Asked whether Russia needs to address the problem of racism before they host the World Cup, Touré replied: “Of course they do. It’s very important. Otherwise if we are not confident coming to the World Cup in Russia, we don’t come.” Fifa and Uefa declined to comment on Touré’s remarks.
CSKA, though, have denied wrongdoing. Their statement said: “Having carefully studied the video of the game, we found no racist insults from fans of CSKA. In many occasions, especially during attacks on our goal, fans booed and whistled to put pressure on rival players, but regardless of their race.
“In particular, this happened with Álvaro Negredo and Edin Dzeko. Why the Ivorian midfielder took it as all being directed at him is not clear.”
Doumbia was quoted as saying: “I didn’t hear anything like that (racist abuse)from the CSKA fans. Yes, they’re always noisy in supporting the team, and try to put as much pressure as possible on our opponents, but they wouldn’t ever allow themselves to come out with racist chants. So my Ivory Coast colleague is clearly exaggerating.”

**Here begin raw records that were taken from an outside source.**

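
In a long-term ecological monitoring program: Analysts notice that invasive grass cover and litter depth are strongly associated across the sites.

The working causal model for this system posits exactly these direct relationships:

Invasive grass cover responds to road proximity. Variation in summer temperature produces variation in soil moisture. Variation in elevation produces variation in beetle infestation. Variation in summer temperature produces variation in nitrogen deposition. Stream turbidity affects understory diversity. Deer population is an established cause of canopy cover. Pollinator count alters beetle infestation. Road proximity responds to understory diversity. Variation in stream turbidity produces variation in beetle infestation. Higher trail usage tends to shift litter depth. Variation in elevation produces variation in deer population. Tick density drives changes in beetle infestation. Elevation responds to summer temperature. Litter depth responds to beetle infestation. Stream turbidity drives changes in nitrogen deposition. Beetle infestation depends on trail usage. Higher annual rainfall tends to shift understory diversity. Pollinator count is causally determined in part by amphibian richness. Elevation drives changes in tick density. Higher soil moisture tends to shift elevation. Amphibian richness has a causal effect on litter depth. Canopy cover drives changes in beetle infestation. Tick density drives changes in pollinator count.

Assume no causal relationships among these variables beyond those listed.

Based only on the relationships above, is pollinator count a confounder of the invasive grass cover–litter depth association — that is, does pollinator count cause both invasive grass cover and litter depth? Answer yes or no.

no

Pollinator count has no stated causal path to invasive grass cover. A confounder must cause both variables, so pollinator count does not qualify.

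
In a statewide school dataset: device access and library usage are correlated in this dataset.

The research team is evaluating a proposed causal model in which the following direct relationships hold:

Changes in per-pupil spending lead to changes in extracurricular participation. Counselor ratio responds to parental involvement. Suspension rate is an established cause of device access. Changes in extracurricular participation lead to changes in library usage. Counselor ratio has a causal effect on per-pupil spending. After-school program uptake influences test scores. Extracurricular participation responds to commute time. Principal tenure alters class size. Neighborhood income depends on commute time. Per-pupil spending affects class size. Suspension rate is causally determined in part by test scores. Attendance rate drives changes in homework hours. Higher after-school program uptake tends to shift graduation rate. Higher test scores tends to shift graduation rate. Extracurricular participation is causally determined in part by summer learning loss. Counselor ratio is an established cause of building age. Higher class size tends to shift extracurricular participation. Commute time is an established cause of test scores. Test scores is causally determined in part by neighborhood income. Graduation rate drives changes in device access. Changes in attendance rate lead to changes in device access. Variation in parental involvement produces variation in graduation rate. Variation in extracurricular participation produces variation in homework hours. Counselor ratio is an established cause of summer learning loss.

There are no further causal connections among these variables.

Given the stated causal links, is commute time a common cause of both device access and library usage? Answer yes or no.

yes

Commute time has a causal path to device access (commute time → test scores → suspension rate → device access) and to library usage (commute time → extracurricular participation → library usage), so it is a common cause of both — a confounder.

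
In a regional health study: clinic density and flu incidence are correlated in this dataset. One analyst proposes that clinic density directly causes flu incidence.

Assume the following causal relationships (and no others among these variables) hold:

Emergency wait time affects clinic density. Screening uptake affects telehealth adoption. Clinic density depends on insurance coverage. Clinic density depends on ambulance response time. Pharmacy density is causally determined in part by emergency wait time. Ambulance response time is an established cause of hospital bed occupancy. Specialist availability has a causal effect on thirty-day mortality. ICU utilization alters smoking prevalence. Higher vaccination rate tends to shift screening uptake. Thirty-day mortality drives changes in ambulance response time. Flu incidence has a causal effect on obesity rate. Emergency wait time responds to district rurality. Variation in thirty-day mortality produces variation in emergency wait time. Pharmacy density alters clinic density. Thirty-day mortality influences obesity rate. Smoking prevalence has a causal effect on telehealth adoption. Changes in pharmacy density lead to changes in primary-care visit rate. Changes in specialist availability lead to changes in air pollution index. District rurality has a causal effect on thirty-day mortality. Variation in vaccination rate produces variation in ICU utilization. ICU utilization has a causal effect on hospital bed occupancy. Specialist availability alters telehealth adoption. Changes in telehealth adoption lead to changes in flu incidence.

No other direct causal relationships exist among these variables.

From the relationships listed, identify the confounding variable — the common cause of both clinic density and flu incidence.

Specialist availability has a causal path to clinic density (specialist availability → thirty-day mortality → ambulance response time → clinic density) and a separate causal path to flu incidence (specialist availability → telehealth adoption → flu incidence), so it is a common cause of both.
No stated relationship gives clinic density a causal route to flu incidence, so the correlation is explained by the shared upstream cause rather than a direct effect.

specialist availability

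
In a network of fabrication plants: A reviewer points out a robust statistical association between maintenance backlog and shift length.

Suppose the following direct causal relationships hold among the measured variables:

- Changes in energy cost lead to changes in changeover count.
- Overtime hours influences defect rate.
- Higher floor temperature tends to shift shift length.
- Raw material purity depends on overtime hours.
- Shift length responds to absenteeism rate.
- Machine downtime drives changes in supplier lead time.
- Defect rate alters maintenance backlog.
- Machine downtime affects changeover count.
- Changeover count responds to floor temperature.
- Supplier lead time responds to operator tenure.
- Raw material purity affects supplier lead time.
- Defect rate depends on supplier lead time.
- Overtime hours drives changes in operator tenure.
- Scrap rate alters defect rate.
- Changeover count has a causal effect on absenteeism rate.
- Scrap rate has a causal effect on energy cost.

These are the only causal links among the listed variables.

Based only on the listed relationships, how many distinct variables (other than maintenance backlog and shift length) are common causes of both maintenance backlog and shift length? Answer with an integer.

2

The common causes are: machine downtime (to maintenance backlog via machine downtime → supplier lead time → defect rate → maintenance backlog; to shift length via machine downtime → changeover count → absenteeism rate → shift length); scrap rate (to maintenance backlog via scrap rate → defect rate → maintenance backlog; to shift length via scrap rate → energy cost → changeover count → absenteeism rate → shift length).
Every other variable lacks a causal path to at least one of maintenance backlog and shift length.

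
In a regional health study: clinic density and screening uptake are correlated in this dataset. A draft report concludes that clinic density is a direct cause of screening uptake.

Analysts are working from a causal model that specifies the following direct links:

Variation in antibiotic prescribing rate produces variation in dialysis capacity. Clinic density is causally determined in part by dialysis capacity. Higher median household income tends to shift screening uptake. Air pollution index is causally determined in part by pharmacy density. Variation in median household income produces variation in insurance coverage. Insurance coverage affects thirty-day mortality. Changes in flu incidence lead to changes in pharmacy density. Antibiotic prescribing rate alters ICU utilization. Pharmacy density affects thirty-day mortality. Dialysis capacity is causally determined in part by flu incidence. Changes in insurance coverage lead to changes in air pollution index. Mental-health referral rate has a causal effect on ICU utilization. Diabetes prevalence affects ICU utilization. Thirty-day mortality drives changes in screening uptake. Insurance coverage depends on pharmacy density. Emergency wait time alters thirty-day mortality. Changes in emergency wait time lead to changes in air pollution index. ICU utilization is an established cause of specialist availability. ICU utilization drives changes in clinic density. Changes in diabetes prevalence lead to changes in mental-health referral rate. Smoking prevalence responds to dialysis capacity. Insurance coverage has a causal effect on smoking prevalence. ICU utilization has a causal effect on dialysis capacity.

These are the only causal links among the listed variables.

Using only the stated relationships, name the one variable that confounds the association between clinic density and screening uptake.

Flu incidence has a causal path to clinic density (flu incidence → dialysis capacity → clinic density) and a separate causal path to screening uptake (flu incidence → pharmacy density → thirty-day mortality → screening uptake), so it is a common cause of both.
No stated relationship gives clinic density a causal route to screening uptake, so the correlation is explained by the shared upstream cause rather than a direct effect.

flu incidence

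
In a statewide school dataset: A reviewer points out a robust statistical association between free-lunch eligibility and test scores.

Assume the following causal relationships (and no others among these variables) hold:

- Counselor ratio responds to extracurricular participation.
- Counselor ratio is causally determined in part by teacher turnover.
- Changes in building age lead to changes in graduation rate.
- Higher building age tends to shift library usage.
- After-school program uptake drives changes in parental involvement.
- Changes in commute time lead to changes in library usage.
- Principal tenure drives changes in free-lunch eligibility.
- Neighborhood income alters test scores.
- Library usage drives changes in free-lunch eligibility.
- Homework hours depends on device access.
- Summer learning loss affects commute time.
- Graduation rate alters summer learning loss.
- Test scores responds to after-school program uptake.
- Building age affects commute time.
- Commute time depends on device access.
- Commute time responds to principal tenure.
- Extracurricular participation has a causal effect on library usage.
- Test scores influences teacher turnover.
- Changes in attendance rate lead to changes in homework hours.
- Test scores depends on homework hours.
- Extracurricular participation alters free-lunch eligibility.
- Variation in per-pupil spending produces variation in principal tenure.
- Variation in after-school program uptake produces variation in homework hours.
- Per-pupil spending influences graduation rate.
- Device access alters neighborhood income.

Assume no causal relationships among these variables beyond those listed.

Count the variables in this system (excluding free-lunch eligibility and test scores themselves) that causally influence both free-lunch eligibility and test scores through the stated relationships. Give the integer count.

1

The common causes are: device access (to free-lunch eligibility via device access → commute time → library usage → free-lunch eligibility; to test scores via device access → homework hours → test scores).
Every other variable lacks a causal path to at least one of free-lunch eligibility and test scores.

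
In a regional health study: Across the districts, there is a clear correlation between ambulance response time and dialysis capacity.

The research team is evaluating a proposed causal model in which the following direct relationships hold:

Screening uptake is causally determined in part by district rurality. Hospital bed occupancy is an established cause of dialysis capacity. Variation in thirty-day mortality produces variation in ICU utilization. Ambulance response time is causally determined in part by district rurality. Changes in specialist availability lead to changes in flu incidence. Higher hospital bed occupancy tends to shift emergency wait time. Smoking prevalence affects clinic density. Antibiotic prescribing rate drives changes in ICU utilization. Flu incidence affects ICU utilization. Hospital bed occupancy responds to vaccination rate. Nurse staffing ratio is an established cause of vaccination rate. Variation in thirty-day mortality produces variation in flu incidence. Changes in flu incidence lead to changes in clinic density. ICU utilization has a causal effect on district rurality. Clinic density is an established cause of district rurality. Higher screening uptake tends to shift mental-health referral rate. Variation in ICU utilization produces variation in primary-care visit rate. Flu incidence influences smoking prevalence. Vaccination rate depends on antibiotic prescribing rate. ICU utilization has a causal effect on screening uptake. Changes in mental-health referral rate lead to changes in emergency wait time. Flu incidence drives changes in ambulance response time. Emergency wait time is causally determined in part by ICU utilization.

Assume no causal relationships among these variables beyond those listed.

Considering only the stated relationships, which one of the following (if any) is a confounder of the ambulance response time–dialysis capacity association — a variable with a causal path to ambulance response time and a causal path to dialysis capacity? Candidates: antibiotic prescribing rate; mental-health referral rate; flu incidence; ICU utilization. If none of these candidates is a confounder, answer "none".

Antibiotic prescribing rate causes ambulance response time (antibiotic prescribing rate → ICU utilization → district rurality → ambulance response time) and also causes dialysis capacity (antibiotic prescribing rate → vaccination rate → hospital bed occupancy → dialysis capacity); it is a common cause of both.
Each of the other candidates lacks a causal path to at least one of ambulance response time and dialysis capacity, so they do not confound the relationship.

antibiotic prescribing rate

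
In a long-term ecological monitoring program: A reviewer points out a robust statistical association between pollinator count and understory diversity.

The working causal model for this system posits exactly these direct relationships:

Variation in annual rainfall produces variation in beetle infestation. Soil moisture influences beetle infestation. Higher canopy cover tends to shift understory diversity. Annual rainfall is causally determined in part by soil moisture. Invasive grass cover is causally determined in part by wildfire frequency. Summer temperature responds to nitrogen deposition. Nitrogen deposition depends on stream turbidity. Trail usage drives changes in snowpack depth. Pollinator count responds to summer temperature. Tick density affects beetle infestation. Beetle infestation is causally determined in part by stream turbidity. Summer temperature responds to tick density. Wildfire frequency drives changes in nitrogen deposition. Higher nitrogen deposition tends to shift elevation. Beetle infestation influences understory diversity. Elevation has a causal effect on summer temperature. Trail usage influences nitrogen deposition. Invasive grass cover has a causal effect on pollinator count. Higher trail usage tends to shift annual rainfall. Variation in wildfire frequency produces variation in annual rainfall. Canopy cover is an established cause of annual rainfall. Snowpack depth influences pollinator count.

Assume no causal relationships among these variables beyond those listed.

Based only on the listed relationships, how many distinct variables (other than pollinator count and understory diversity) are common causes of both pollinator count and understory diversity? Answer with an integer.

4

The common causes are: stream turbidity (to pollinator count via stream turbidity → nitrogen deposition → summer temperature → pollinator count; to understory diversity via stream turbidity → beetle infestation → understory diversity); tick density (to pollinator count via tick density → summer temperature → pollinator count; to understory diversity via tick density → beetle infestation → understory diversity); trail usage (to pollinator count via trail usage → snowpack depth → pollinator count; to understory diversity via trail usage → annual rainfall → beetle infestation → understory diversity); wildfire frequency (to pollinator count via wildfire frequency → invasive grass cover → pollinator count; to understory diversity via wildfire frequency → annual rainfall → beetle infestation → understory diversity).
Every other variable lacks a causal path to at least one of pollinator count and understory diversity.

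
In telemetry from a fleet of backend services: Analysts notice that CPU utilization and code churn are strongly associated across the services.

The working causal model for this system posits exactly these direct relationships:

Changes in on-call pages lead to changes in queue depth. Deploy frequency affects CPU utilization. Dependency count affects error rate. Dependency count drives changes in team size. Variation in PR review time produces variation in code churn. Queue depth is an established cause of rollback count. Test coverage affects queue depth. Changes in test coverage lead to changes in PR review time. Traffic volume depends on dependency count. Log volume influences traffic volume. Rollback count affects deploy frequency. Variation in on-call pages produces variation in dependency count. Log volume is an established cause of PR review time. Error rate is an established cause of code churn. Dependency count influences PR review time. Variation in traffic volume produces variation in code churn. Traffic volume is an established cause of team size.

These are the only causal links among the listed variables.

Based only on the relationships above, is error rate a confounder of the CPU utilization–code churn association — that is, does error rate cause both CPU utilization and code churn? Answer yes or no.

no

Error rate has no stated causal path to CPU utilization. A confounder must cause both variables, so error rate does not qualify.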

CSKA’s response has gone down particularly badly at City, who have no shortage of witnesses from outside as well as inside the club willing to back up Touré’s allegations. Touré, who was City’s captain in Moscow in the absence of the injured Vincent Kompany, made it clear that it was not a one-off incident on Wednesday night. “It was a few times, when I went into the goal area. I tried to score a goal and missed it, but some fans reacted,” the 30-year-old said. “I know we have the fight against racism, but we are not kids and we have to stop it now. have to react. I want to stop this. It is always the same. I am unhappy because the reaction of the fans was unbelievable.